Quem se contenta com a sorte é feliz até à morte

Margarida Botelho

O pro­vérbio que dá tí­tulo ao texto en­con­trava-se muitas vezes em azu­lejos, da­queles que ocu­pavam co­zi­nhas e ta­bernas pelo País todo. Pro­movia o con­for­mismo com as agruras da vida ter­rena, talvez à es­pera da re­denção e da fe­li­ci­dade de­pois da morte.

Nos tempos que correm, é uma men­sagem de­ma­siado sim­plista. Mas como gente con­for­mada e re­sig­nada, con­tente e agra­de­cida com o que lhe ca­lhou em sorte é muito útil a quem vive de ex­plorar ou­tros, foi pre­ciso dar um toque de mo­der­ni­dade à coisa.

O mind­full­ness é uma prá­tica de me­di­tação que se ba­seia na acei­tação do mo­mento pre­sente.

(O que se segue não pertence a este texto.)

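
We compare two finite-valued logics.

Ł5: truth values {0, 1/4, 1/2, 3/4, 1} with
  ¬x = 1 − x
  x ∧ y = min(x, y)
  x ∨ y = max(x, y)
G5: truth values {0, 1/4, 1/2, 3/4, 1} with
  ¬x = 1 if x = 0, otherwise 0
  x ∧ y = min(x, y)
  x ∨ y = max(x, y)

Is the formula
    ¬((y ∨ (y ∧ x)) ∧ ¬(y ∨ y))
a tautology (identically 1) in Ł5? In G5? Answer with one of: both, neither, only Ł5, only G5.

In Ł5: at x = 0, y = 1/4 the value is 3/4 — not a tautology.
In G5: every assignment gives 1 — tautology.

only G5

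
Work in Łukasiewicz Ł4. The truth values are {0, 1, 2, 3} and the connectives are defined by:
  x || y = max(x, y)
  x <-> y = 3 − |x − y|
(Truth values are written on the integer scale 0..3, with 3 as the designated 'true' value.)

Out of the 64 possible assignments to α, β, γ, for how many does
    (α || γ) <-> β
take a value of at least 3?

value 3: 16 assignments (counts)
value 2: 24 assignments
value 1: 16 assignments
value 0: 8 assignments
So 16 of the 64 assignments meet the threshold.

16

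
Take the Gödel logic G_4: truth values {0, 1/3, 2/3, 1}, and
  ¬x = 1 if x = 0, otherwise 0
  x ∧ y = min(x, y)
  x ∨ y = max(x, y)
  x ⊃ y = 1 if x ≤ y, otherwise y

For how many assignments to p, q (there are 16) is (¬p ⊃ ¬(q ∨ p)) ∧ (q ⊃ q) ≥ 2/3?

p = 0, q = 0 ↦ 1  ≥
p = 0, q = 1/3 ↦ 0  <
p = 0, q = 2/3 ↦ 0  <
p = 0, q = 1 ↦ 0  <
p = 1/3, q = 0 ↦ 1  ≥
p = 1/3, q = 1/3 ↦ 1  ≥
p = 1/3, q = 2/3 ↦ 1  ≥
p = 1/3, q = 1 ↦ 1  ≥
p = 2/3, q = 0 ↦ 1  ≥
p = 2/3, q = 1/3 ↦ 1  ≥
p = 2/3, q = 2/3 ↦ 1  ≥
p = 2/3, q = 1 ↦ 1  ≥
p = 1, q = 0 ↦ 1  ≥
p = 1, q = 1/3 ↦ 1  ≥
p = 1, q = 2/3 ↦ 1  ≥
p = 1, q = 1 ↦ 1  ≥
So 13 of the 16 assignments meet the threshold.

13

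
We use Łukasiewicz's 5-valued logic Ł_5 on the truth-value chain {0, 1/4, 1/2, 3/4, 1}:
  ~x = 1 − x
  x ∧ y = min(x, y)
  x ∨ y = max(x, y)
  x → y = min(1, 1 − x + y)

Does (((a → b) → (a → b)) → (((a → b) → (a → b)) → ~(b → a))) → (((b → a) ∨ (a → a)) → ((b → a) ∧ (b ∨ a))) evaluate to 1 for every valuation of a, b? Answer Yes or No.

Counterexample: take a = 0, b = 3/4.
a → b = 0 → 3/4 = 1
a → b = 0 → 3/4 = 1
(a → b) → (a → b) = 1 → 1 = 1
a → b = 0 → 3/4 = 1
a → b = 0 → 3/4 = 1
(a → b) → (a → b) = 1 → 1 = 1
b → a = 3/4 → 0 = 1/4
~(b → a) = ~1/4 = 3/4
((a → b) → (a → b)) → ~(b → a) = 1 → 3/4 = 3/4
((a → b) → (a → b)) → (((a → b) → (a → b)) → ~(b → a)) = 1 → 3/4 = 3/4
b → a = 3/4 → 0 = 1/4
a → a = 0 → 0 = 1
(b → a) ∨ (a → a) = 1/4 ∨ 1 = 1
b → a = 3/4 → 0 = 1/4
b ∨ a = 3/4 ∨ 0 = 3/4
(b → a) ∧ (b ∨ a) = 1/4 ∧ 3/4 = 1/4
((b → a) ∨ (a → a)) → ((b → a) ∧ (b ∨ a)) = 1 → 1/4 = 1/4
(((a → b) → (a → b)) → (((a → b) → (a → b)) → ~(b → a))) → (((b → a) ∨ (a → a)) → ((b → a) ∧ (b ∨ a))) = 3/4 → 1/4 = 1/2
This gives 1/2 ≠ 1.

No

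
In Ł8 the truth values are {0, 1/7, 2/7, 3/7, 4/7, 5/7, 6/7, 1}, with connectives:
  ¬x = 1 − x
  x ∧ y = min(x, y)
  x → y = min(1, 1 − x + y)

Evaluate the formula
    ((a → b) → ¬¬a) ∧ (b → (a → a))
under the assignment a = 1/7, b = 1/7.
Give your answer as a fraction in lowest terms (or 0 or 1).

1/7

a → b = 1/7 → 1/7 = 1
¬a = ¬1/7 = 6/7
¬¬a = ¬6/7 = 1/7
(a → b) → ¬¬a = 1 → 1/7 = 1/7
a → a = 1/7 → 1/7 = 1
b → (a → a) = 1/7 → 1 = 1
((a → b) → ¬¬a) ∧ (b → (a → a)) = 1/7 ∧ 1 = 1/7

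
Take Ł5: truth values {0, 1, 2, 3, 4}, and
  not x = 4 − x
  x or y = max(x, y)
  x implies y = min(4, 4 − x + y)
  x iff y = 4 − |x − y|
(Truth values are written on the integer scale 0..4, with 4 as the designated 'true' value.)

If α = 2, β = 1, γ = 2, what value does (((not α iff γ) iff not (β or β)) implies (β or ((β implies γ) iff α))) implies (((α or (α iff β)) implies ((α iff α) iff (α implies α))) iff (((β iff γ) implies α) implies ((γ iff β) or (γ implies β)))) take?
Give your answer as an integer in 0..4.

4

not α = not 2 = 2
not α iff γ = 2 iff 2 = 4
β or β = 1 or 1 = 1
not (β or β) = not 1 = 3
(not α iff γ) iff not (β or β) = 4 iff 3 = 3
β implies γ = 1 implies 2 = 4
(β implies γ) iff α = 4 iff 2 = 2
β or ((β implies γ) iff α) = 1 or 2 = 2
((not α iff γ) iff not (β or β)) implies (β or ((β implies γ) iff α)) = 3 implies 2 = 3
α iff β = 2 iff 1 = 3
α or (α iff β) = 2 or 3 = 3
α iff α = 2 iff 2 = 4
α implies α = 2 implies 2 = 4
(α iff α) iff (α implies α) = 4 iff 4 = 4
(α or (α iff β)) implies ((α iff α) iff (α implies α)) = 3 implies 4 = 4
β iff γ = 1 iff 2 = 3
(β iff γ) implies α = 3 implies 2 = 3
γ iff β = 2 iff 1 = 3
γ implies β = 2 implies 1 = 3
(γ iff β) or (γ implies β) = 3 or 3 = 3
((β iff γ) implies α) implies ((γ iff β) or (γ implies β)) = 3 implies 3 = 4
((α or (α iff β)) implies ((α iff α) iff (α implies α))) iff (((β iff γ) implies α) implies ((γ iff β) or (γ implies β))) = 4 iff 4 = 4
(((not α iff γ) iff not (β or β)) implies (β or ((β implies γ) iff α))) implies (((α or (α iff β)) implies ((α iff α) iff (α implies α))) iff (((β iff γ) implies α) implies ((γ iff β) or (γ implies β)))) = 3 implies 4 = 4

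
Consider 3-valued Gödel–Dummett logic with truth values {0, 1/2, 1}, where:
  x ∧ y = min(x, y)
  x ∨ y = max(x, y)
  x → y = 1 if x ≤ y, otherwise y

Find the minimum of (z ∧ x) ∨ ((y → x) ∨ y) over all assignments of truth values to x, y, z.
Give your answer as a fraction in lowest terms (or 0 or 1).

1/2

Take x = 0, y = 1/2, z = 0:
z ∧ x = 0 ∧ 0 = 0
y → x = 1/2 → 0 = 0
(y → x) ∨ y = 0 ∨ 1/2 = 1/2
(z ∧ x) ∨ ((y → x) ∨ y) = 0 ∨ 1/2 = 1/2
No assignment yields a value below 1/2, so this is the minimum.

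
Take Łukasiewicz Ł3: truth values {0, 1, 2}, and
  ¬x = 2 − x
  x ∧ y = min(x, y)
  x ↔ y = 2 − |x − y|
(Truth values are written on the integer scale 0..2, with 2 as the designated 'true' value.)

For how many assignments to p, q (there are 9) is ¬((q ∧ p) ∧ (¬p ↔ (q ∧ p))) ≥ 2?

6

p = 0, q = 0 ↦ 2  ≥
p = 0, q = 1 ↦ 2  ≥
p = 0, q = 2 ↦ 2  ≥
p = 1, q = 0 ↦ 2  ≥
p = 1, q = 1 ↦ 1  <
p = 1, q = 2 ↦ 1  <
p = 2, q = 0 ↦ 2  ≥
p = 2, q = 1 ↦ 1  <
p = 2, q = 2 ↦ 2  ≥
So 6 of the 9 assignments meet the threshold.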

Na­tu­ral­mente que não se des­va­lo­rizam as téc­nicas e prá­ticas que cada pessoa en­contra ao longo da vida para al­cançar o bem-estar psi­co­ló­gico, o equi­lí­brio e a fe­li­ci­dade – antes pelo con­trário. Onde já dá para es­tra­nhar é quando são grandes em­presas a pro­mover o mind­full­ness nos lo­cais de tra­balho.

A Galp re­co­menda no seu site que os co­la­bo­ra­dores pra­ti­quem exer­cí­cios de mind­full­ness em con­junto. A Iber­drola anuncia mais de 1600 tra­ba­lha­dores en­vol­vidos na prá­tica. Em­presas es­pe­ci­a­li­zadas nesta me­di­tação apre­sentam como cli­entes grandes lo­cais de tra­balho, como a TAP, mi­nis­té­rios, hos­pi­tais, etc. Mul­ti­na­ci­o­nais fa­mosas usam pro­gramas ba­se­ados em mind­ful­ness na forma como tra­ba­lham «para op­ti­mizar a sua pro­du­ti­vi­dade e ter um im­pacto po­si­tivo no bem-estar dos seus tra­ba­lha­dores».

Claro que há ou­tras coisas com im­pactos po­si­tivos nos tra­ba­lha­dores. Sa­lá­rios dignos, ho­rá­rios re­gu­lados, vín­culos de tra­balho es­tá­veis. Mas também ritmos e ob­jec­tivos de pro­dução al­can­çá­veis, boas con­di­ções fí­sicas nos lo­cais de tra­balho, da er­go­nomia das fer­ra­mentas e dos ma­te­riais, à qua­li­dade dos es­paços de re­feição e ins­ta­la­ções sa­ni­tá­rias. O res­peito por di­reitos de ma­ter­ni­dade e pa­ter­ni­dade, pela li­ber­dade sin­dical ou pelo di­reito a ter vida. Com­bater o abuso do tra­balho noc­turno, por turnos ou ao fim de se­mana. Tudo con­di­ções ob­jec­tivas que pro­movem o bem-estar, a pro­du­ti­vi­dade e di­mi­nuem o stress.

Me­dite-se à von­tade sobre o as­sunto, mas que se re­solva o que é con­creto. Se não mais vale poupar o di­nheiro do curso de mind­full­ness para em­presas – basta pen­durar o azu­lejo à porta.